# Skab

This is a tool to help run statistical analyses of A/B testing experiments we run here at Songkick.

We use this util mainly to generate CSV files that we can plot using Google Docs in order to determine if an A/B test is a success or a failure.

## Getting started

• Install skab by running `gem install skab`

• You can run the util by using the `skab` command line

## Command line arguments

``````skab [output] [model] [model_args]
``````

The command line accepts a variable number of arguments:

• `output` is the name of the output module to use to print data

• `model` is the name of the model used to model the process to analyse

• All other arguments are model dependent and are passed to the model

## Outputs

Skab is able to output different statistics, all based on the model used to generate the distribution.

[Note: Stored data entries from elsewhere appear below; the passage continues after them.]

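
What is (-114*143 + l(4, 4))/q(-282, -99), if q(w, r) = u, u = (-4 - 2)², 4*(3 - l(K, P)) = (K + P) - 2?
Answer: -10867/24 ≈ -452.79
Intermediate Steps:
l(K, P) = 7/2 - K/4 - P/4 (l(K, P) = 3 - ((K + P) - 2)/4 = 3 - (-2 + K + P)/4 = 3 + (½ - K/4 - P/4) = 7/2 - K/4 - P/4)
u = 36 (u = (-6)² = 36)
q(w, r) = 36
(-114*143 + l(4, 4))/q(-282, -99) = (-114*143 + (7/2 - ¼*4 - ¼*4))/36 = (-16302 + (7/2 - 1 - 1))*(1/36) = (-16302 + 3/2)*(1/36) = -32601/2*1/36 = -10867/24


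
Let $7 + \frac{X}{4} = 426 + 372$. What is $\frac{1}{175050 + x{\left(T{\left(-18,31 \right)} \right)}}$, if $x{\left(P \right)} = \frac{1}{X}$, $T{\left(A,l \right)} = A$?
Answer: $\frac{3164}{553858201} \approx 5.7127 \cdot 10^{-6}$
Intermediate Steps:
$X = 3164$ ($X = -28 + 4 \left(426 + 372\right) = -28 + 4 \cdot 798 = -28 + 3192 = 3164$)
$x{\left(P \right)} = \frac{1}{3164}$
$\frac{1}{175050 + x{\left(T{\left(-18,31 \right)} \right)}} = \frac{1}{175050 + \frac{1}{3164}} = \frac{1}{\frac{553858201}{3164}} = \frac{3164}{553858201}$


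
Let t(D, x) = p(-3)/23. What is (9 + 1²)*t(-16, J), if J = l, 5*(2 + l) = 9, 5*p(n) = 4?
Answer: 8/23 ≈ 0.34783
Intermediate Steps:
p(n) = ⅘ (p(n) = (⅕)*4 = ⅘)
l = -⅕ (l = -2 + (⅕)*9 = -2 + 9/5 = -⅕ ≈ -0.20000)
J = -⅕ ≈ -0.20000
t(D, x) = 4/115 (t(D, x) = (⅘)/23 = (⅘)*(1/23) = 4/115)
(9 + 1²)*t(-16, J) = (9 + 1²)*(4/115) = (9 + 1)*(4/115) = 10*(4/115) = 8/23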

We currently support two main outputs:

• Distribution: the discrete probability distribution for each group, based on the model used to represent the process

• Differential: the discrete probability distribution for Xb - Xa

## Models

Skab currently supports two models to generate a distribution of the mean depending on the actual observed values:

• Poisson model, working with rate of events on a specific period of time

• Binomial model, working with success rates

### The poisson model

The poisson model accepts two integer parameters: A and B. Each parameter corresponds to the measured number of events occuring in group A or B, respectively.

The distribution outputs a list of probability for each mean depending on the A or B group, according to the poisson law of small numbers.

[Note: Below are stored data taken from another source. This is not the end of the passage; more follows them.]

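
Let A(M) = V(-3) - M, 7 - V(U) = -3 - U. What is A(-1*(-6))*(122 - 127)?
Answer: -5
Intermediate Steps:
V(U) = 10 + U (V(U) = 7 - (-3 - U) = 7 + (3 + U) = 10 + U)
A(M) = 7 - M (A(M) = (10 - 3) - M = 7 - M)
A(-1*(-6))*(122 - 127) = (7 - (-1)*(-6))*(122 - 127) = (7 - 1*6)*(-5) = (7 - 6)*(-5) = 1*(-5) = -5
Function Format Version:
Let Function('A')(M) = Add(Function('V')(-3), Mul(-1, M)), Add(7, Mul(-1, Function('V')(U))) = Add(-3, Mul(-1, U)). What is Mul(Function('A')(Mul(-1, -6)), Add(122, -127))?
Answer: -5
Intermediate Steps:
Function('V')(U) = Add(10, U) (Function('V')(U) = Add(7, Mul(-1, Add(-3, Mul(-1, U)))) = Add(7, Add(3, U)) = Add(10, U))
Function('A')(M) = Add(7, Mul(-1, M)) (Function('A')(M) = Add(Add(10, -3), Mul(-1, M)) = Add(7, Mul(-1, M)))
Mul(Function('A')(Mul(-1, -6)), Add(122, -127)) = Mul(Add(7, Mul(-1, Mul(-1, -6))), Add(122, -127)) = Mul(Add(7, Mul(-1, 6)), -5) = Mul(Add(7, -6), -5) = Mul(1, -5) = -5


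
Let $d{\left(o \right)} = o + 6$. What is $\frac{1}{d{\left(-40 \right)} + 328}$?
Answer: $\frac{1}{294} \approx 0.0034014$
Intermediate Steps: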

Here is an example, with 1450 events observed for group A and 1430 for group B:

``````skab distribution poisson 1450 1430
``````

It is worth noting that the Poisson distribution is expensive to compute for large numbers (> 100), so this model uses an approximation using a normal distribution (using a variance of delta).

### The binomial model

The binomial model is used to generate a distribution of success rates depending on a number of trials and successes for each group A and B.

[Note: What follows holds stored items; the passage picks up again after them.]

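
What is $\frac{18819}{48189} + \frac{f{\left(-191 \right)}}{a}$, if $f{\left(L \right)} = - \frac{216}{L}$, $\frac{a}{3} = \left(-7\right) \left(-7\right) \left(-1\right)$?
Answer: $\frac{57552471}{150333617} \approx 0.38283$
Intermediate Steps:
$a = -147$ ($a = 3 \left(-7\right) \left(-7\right) \left(-1\right) = 3 \cdot 49 \left(-1\right) = 3 \left(-49\right) = -147$)
$\frac{18819}{48189} + \frac{f{\left(-191 \right)}}{a} = \frac{18819}{48189} + \frac{\left(-216\right) \frac{1}{-191}}{-147} = 18819 \cdot \frac{1}{48189} + \left(-216\right) \left(- \frac{1}{191}\right) \left(- \frac{1}{147}\right) = \frac{6273}{16063} + \frac{216}{191} \left(- \frac{1}{147}\right) = \frac{6273}{16063} - \frac{72}{9359} = \frac{57552471}{150333617}$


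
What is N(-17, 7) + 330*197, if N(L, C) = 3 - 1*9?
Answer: 65004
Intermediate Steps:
N(L, C) = -6 (N(L, C) = 3 - 9 = -6)
N(-17, 7) + 330*197 = -6 + 330*197 = -6 + 65010 = 65004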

The distribution outputs a list of probable success rates and their respective probability for groups A and B.

For example, this command generate the binomial distribution with:

• 200 successes out of 450 trials for group A

• 220 successes out of 470 trials for group B

``````skab distribution binomial 450 200 470 220
``````

## Known issues

This software relies on Hash ordering to display values in the correct order. On Ruby versions older than 1.9, hash ordering wasn't guaranteed, and this will cause some output to be inconsistent (mainly differential CSV and summary outputs).